La pandemia che attanaglia il mondo ormai da oltre un anno, hanno reso lo smart working una pratica assai diffusa. In tanti stanno proseguendo le proprie mansioni a distanza direttamente da casa, una soluzione che consente a molti genitori anche di occuparsi dei figli, spesso in didattica a distanza. Proprio l’incertezza relativa alle scuole, con gli istituti che vengono chiusi e riaperti senza soluzione di continuità, stanno costringendo molti genitori a prolungare i periodi di smart working, anche se le aziende magari sono tornate a regime.
LinkedIN e smart working: una macchia sul curriculum?

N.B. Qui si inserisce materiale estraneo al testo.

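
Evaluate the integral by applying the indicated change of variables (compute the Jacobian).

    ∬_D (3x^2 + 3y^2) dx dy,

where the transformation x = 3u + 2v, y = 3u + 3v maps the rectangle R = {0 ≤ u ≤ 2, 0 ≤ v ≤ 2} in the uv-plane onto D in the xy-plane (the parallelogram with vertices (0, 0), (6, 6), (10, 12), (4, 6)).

Compute the Jacobian determinant of (x, y) with respect to (u, v):

    ∂(x,y)/∂(u,v) = | 3  2 | = (3)(3) - (2)(3) = 3.
                   | 3  3 |

Its absolute value is |J| = 3 (the area scaling factor).

Substituting x = 3u + 2v, y = 3u + 3v into the integrand,

    3x^2 + 3y^2 → 54u^2 + 90u v + 39v^2,

so the integral becomes

    ∬_R (54u^2 + 90u v + 39v^2) · |J| du dv = ∫_0^2 ∫_0^2 (162u^2 + 270u v + 117v^2) dv du.

Inner (v): 324u^2 + 540u + 312.
Outer (u): 2568.

Therefore ∬_D (3x^2 + 3y^2) dx dy = 2568.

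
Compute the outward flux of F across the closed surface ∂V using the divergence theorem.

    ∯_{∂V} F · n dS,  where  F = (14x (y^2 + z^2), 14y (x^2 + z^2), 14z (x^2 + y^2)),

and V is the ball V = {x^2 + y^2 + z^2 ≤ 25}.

By the divergence theorem,

    ∯_{∂V} F · n dS = ∭_V (∇ · F) dV.

Compute the divergence:
    ∇ · F = ∂F_x/∂x + ∂F_y/∂y + ∂F_z/∂z = 14y^2 + 14z^2 + 14x^2 + 14z^2 + 14x^2 + 14y^2 = 28x^2 + 28y^2 + 28z^2.

In spherical coordinates, x = ρ sin(φ) cos(θ), y = ρ sin(φ) sin(θ), z = ρ cos(φ), dV = ρ^2 sin(φ) dρ dφ dθ, with 0 ≤ ρ ≤ 5, 0 ≤ φ ≤ π, 0 ≤ θ ≤ 2π.

The integrand, after substitution and multiplying by the volume element, becomes (28ρ^2) · ρ^2 sin(φ), so

    ∭_V (∇·F) dV = ∫_0^{2π} ∫_0^{π} ∫_0^{5} (28ρ^2) · ρ^2 sin(φ) dρ dφ dθ.

Inner (ρ from 0 to 5): 17500sin(φ).
Middle (φ from 0 to π): 35000.
Outer (θ from 0 to 2π): 70000π.

Therefore ∯_{∂V} F · n dS = 70000π.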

Questo periodo di lavoro a distanza, però, spesso viene confuso con una fase di inoccupazione ed è anche per questo che LinkedIN ha iniziato dagli Stati Uniti ad aggiungere alcuni accorgimenti alla propria piattaforma per dare una mano soprattutto ai genitori in smart working. Il nodo di cui più si discute negli USA è quello relativo all’employment gap, ritenuto da qualcuno come una macchia sul curriculum, semplicemente perché non è possibile sulla piattaforma spiegare quale sia il motivo dell’allontanamento dal posto di lavoro.
Le nuove definizioni per chi lavora da casa
A breve, il social network di proprietà di Microsoft renderà disponibili nuove definizioni per aggiornare il profilo. Tra queste, sono presenti “stay-at-home mom“, “stay-at-home dad“, “stay-at-home parent“, “parental leave“, “family care” e “sabbatical”, tutte opzioni che consentono di specificare che non ci si trovi a casa per un licenziamento, ma semplicemente per la pandemia o altre contingenze. Contestualmente, queste opzioni potrebbero dunque evitare macchie sul curriculum e aiutare a trovare un nuovo impiego. Dicendo di essere in smart working per scelta, infatti, si potrebbe essere più appetibili per quelle realtà che non cercano dipendenti “da ufficio” insomma, bensì gente da assumere in “telelavoro”.
Le nuove definizioni saranno disponibili per tutti ma è fin troppo evidente che risulteranno maggiormente utili per le donne. Sono proprio le mamme, infatti, ad aver subito maggiori conseguenze a livello professionale dalla pandemia.